Emmerich, 53, swears he wasn't keen on making another apocalyptic movie but was talked into the idea by longtime friend Harald Kloser, who shares a screenwriting credit on "2012" and Emmerich's last movie, "10,000 BC." Besides, Emmerich says, the film's focal point isn't what's being destroyed but what is being saved.

Here's the deal: Solar eruptions (the biggest in history!) are heating up the Earth's core, destabilizing the crust and making life as we know it unsustainable. The government has known about it (for years!), but has kept the information classified so as not to incite, you know, a worldwide panic. Naturally, after a tidal wave special delivers an aircraft carrier to the White House and St. Peter's Basilica topples upon the praying masses, the cat's out of the bag and it's time to make haste and start a new world order.

"I always say to Harald, 'See all those guys demonstrating at the G8 Summit? What would happen if they're right and they are lying to us?' " Emmerich says. "That kind of conspiracy was a starting point."
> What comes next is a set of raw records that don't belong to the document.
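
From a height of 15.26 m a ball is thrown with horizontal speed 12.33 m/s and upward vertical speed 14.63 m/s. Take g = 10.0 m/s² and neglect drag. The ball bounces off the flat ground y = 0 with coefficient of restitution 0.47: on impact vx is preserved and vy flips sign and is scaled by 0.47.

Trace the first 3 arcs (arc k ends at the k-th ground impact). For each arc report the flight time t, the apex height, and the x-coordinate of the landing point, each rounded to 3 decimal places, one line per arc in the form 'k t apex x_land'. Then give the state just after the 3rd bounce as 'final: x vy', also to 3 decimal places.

Arc 1: start y=15.260, vy=14.630 → t=3.742, apex=25.962, x_land=46.135, impact vy=-22.787
  bounce: vy ← 0.47·22.787 = 10.710
Arc 2: start y=0.000, vy=10.710 → t=2.142, apex=5.735, x_land=72.545, impact vy=-10.710
  bounce: vy ← 0.47·10.710 = 5.034
Arc 3: start y=0.000, vy=5.034 → t=1.007, apex=1.267, x_land=84.958, impact vy=-5.034
  bounce: vy ← 0.47·5.034 = 2.366

1 3.742 25.962 46.135
2 2.142 5.735 72.545
3 1.007 1.267 84.958
final: 84.958 2.366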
Adds Kloser, speaking by phone from Vienna: "For us, the fascination didn't lie in the disaster but in the fact if there was a disaster of cataclysmic proportions and the government knew about it ahead of time, what would you save and who would make those terrible decisions? The plants, the animals, the arts? What would you take?"

If you're the filmmakers, the answer is: elephants and the "Mona Lisa."

In the midst of these thorny dilemmas, "2012" (in theaters Nov. 13) offers a multitude of character subplots a la "Independence Day," with John Cusack, Woody Harrelson and Chiwetel Ejiofor playing three of the humans not destroyed by the initial cataclysms.

"The movie has the biggest visual effects I've ever done, but I'm also really proud because I think it takes character more seriously than these movies normally do," Emmerich says of the 157-minute epic. "When we auctioned the script, certain parameters were set in stone -- the title, the length and the budget. We stayed true to ourselves with this one."

Interest in the year 2012 gained momentum long before the movie. New Agers believe a series of astronomical alignments will bring about a change in consciousness, and doomsday advocates see imminent destruction via solar flares, black holes or planetary collisions.

Emmerich knew a bit about the Mayan calendar from researching another project but had no idea about the scope of the 2012 phenomenon until making a Google search much like the one promotional billboards are now encouraging.

"I had my assistant buy two boxes of 2012 books on Amazon," Emmerich says. "I kept the survival guide because, well, you never know."